Exonération d'Impôts pour Auto-Entrepreneurs : Conditions et Détails

L'exonération en régime de micro-entreprise permet aux auto-entrepreneurs de bénéficier de différentes mesures d’aide à la création d’entreprise. Ces dispositions permettent de réduire les charges et les coûts de la société lorsqu’elle débute. L’exonération en régime de micro-entreprise est une mesure d’accompagnement mise en place pour soutenir les entrepreneurs dans leurs démarches de création d’entreprise, notamment la création d’une micro-entreprise.

En 2016, grâce à la loi Pinel, le statut de micro-entreprise et celui de l’auto-entrepreneur sont similaires. Toutefois, certaines professions restent incompatibles avec le statut de micro-entrepreneur.

Comment Réduire ses Impôts Auto Entrepreneur ?

Les Différents Types d'Exonération

Le micro-entrepreneur peut profiter de plusieurs types d’exonération. Il s’agit principalement de réduction des charges fiscales comme l’ACRE (Aide aux créateurs et repreneurs d’entreprise).

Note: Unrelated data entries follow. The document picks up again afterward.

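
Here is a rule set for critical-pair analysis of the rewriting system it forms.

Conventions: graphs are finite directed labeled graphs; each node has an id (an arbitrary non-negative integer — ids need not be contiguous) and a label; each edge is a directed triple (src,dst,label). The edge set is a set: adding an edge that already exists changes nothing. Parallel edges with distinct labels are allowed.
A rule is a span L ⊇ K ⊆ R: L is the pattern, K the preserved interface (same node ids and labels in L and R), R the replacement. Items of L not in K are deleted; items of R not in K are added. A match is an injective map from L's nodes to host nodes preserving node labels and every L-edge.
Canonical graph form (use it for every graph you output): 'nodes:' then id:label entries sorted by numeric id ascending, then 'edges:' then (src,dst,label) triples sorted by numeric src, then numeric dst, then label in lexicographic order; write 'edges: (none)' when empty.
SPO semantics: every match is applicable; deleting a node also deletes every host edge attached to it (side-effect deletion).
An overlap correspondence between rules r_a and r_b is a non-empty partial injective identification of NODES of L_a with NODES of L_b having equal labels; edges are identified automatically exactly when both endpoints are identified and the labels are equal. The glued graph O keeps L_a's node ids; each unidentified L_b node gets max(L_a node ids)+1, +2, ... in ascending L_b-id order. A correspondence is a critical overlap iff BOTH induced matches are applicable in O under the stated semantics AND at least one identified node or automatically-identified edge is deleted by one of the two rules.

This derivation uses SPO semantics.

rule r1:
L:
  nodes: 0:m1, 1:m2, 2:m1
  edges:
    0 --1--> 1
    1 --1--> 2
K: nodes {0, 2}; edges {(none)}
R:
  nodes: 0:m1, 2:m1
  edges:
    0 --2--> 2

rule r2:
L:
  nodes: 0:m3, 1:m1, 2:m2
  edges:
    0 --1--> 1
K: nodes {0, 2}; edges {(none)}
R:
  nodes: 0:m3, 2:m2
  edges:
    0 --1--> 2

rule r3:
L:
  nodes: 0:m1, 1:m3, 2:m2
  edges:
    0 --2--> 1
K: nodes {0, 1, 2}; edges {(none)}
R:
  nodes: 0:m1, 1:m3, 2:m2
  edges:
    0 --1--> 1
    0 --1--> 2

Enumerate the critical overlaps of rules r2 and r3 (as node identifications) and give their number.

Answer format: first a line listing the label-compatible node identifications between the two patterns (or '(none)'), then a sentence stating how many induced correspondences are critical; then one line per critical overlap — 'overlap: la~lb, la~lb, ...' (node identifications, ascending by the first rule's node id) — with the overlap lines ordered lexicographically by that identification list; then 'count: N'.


label-compatible node identifications between L(r2) and L(r3): 0~1, 1~0, 2~2
4 of the induced correspondences are critical overlaps of r2 and r3.
overlap: 0~1, 1~0
overlap: 0~1, 1~0, 2~2
overlap: 1~0
overlap: 1~0, 2~2
count: 4


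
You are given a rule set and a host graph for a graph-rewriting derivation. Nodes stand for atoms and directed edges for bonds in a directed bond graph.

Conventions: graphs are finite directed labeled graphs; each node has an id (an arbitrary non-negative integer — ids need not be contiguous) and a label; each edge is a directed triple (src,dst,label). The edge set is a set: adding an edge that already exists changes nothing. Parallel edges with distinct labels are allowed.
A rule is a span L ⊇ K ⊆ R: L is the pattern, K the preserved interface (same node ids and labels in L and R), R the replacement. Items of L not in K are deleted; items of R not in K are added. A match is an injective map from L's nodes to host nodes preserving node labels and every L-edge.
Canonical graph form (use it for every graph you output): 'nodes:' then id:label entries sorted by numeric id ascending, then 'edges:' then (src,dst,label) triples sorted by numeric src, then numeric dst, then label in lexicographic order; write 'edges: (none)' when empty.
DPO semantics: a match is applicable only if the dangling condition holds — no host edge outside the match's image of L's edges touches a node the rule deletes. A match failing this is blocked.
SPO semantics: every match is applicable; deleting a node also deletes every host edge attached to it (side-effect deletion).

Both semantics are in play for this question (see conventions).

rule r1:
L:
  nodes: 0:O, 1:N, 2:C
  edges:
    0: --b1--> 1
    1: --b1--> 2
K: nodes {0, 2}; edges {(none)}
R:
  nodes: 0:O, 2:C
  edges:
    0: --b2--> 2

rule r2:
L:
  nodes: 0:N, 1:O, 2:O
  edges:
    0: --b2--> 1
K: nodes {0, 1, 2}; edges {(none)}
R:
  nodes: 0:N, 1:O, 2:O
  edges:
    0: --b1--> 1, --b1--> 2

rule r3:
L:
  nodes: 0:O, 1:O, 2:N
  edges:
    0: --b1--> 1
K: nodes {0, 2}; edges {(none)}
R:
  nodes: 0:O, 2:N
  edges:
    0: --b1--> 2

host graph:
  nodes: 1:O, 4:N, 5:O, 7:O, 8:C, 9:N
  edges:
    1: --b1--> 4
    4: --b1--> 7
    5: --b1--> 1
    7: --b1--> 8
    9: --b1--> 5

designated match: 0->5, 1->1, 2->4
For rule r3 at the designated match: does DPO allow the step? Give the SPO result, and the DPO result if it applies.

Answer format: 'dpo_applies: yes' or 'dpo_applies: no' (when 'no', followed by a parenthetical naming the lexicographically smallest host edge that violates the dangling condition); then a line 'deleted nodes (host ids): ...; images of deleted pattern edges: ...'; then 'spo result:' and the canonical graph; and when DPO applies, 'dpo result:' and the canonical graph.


dpo_applies: no
(the rule deletes node 1, which keeps host edge (1,4,b1) outside the match image — the dangling condition fails, DPO blocks; SPO proceeds and side-deletes such edges)
deleted nodes (host ids): 1; images of deleted pattern edges: (5,1,b1)
spo result:
nodes: 4:N, 5:O, 7:O, 8:C, 9:N
edges: (4,7,b1); (5,4,b1); (7,8,b1); (9,5,b1)


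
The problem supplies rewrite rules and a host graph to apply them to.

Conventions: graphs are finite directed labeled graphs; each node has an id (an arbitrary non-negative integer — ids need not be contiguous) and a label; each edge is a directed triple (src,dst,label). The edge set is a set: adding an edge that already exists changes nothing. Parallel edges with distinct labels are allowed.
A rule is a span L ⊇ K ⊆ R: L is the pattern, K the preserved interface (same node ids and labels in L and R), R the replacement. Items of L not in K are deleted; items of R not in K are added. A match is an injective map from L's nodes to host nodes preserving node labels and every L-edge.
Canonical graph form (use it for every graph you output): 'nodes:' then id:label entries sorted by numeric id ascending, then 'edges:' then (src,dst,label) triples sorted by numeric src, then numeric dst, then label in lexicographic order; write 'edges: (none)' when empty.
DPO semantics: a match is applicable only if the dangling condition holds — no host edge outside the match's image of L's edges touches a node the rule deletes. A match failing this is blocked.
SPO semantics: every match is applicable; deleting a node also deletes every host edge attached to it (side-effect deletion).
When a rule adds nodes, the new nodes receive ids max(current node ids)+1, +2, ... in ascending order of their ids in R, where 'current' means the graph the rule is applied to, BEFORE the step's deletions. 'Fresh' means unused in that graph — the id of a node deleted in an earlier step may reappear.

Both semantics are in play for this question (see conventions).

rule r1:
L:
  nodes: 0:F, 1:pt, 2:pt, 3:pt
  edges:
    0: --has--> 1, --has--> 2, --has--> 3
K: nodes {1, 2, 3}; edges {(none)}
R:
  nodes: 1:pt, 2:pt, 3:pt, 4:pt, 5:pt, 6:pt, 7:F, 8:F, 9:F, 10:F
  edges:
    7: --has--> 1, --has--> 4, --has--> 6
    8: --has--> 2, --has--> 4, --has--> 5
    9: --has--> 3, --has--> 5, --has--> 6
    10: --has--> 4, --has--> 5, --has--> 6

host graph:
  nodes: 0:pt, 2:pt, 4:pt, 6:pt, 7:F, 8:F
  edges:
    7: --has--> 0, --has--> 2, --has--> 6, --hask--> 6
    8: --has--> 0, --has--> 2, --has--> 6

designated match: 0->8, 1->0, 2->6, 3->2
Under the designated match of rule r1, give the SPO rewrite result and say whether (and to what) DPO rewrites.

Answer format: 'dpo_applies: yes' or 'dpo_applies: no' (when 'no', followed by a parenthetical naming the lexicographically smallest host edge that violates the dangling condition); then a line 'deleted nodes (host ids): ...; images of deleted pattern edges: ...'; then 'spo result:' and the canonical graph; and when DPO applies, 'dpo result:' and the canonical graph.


dpo_applies: yes
deleted nodes (host ids): 8; images of deleted pattern edges: (8,0,has); (8,2,has); (8,6,has)
spo result:
nodes: 0:pt, 2:pt, 4:pt, 6:pt, 7:F, 9:pt, 10:pt, 11:pt, 12:F, 13:F, 14:F, 15:F
edges: (7,0,has); (7,2,has); (7,6,has); (7,6,hask); (12,0,has); (12,9,has); (12,11,has); (13,6,has); (13,9,has); (13,10,has); (14,2,has); (14,10,has); (14,11,has); (15,9,has); (15,10,has); (15,11,has)
dpo result:
nodes: 0:pt, 2:pt, 4:pt, 6:pt, 7:F, 9:pt, 10:pt, 11:pt, 12:F, 13:F, 14:F, 15:F
edges: (7,0,has); (7,2,has); (7,6,has); (7,6,hask); (12,0,has); (12,9,has); (12,11,has); (13,6,has); (13,9,has); (13,10,has); (14,2,has); (14,10,has); (14,11,has); (15,9,has); (15,10,has); (15,11,has)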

Pour les entreprises existantes avant le 1er janvier 2020, les micro-entrepreneurs bénéficiaient automatiquement de l’ACRE. Les avantages étaient étalés sur les trois premières années d’activité. L’exonération s’élevait alors aux trois quarts sur la première année civile, à la moitié sur la seconde et un quart sur la troisième. Les cotisations de l’auto-entrepreneur sont évaluées par rapport au chiffre d’affaires réalisé sur la période.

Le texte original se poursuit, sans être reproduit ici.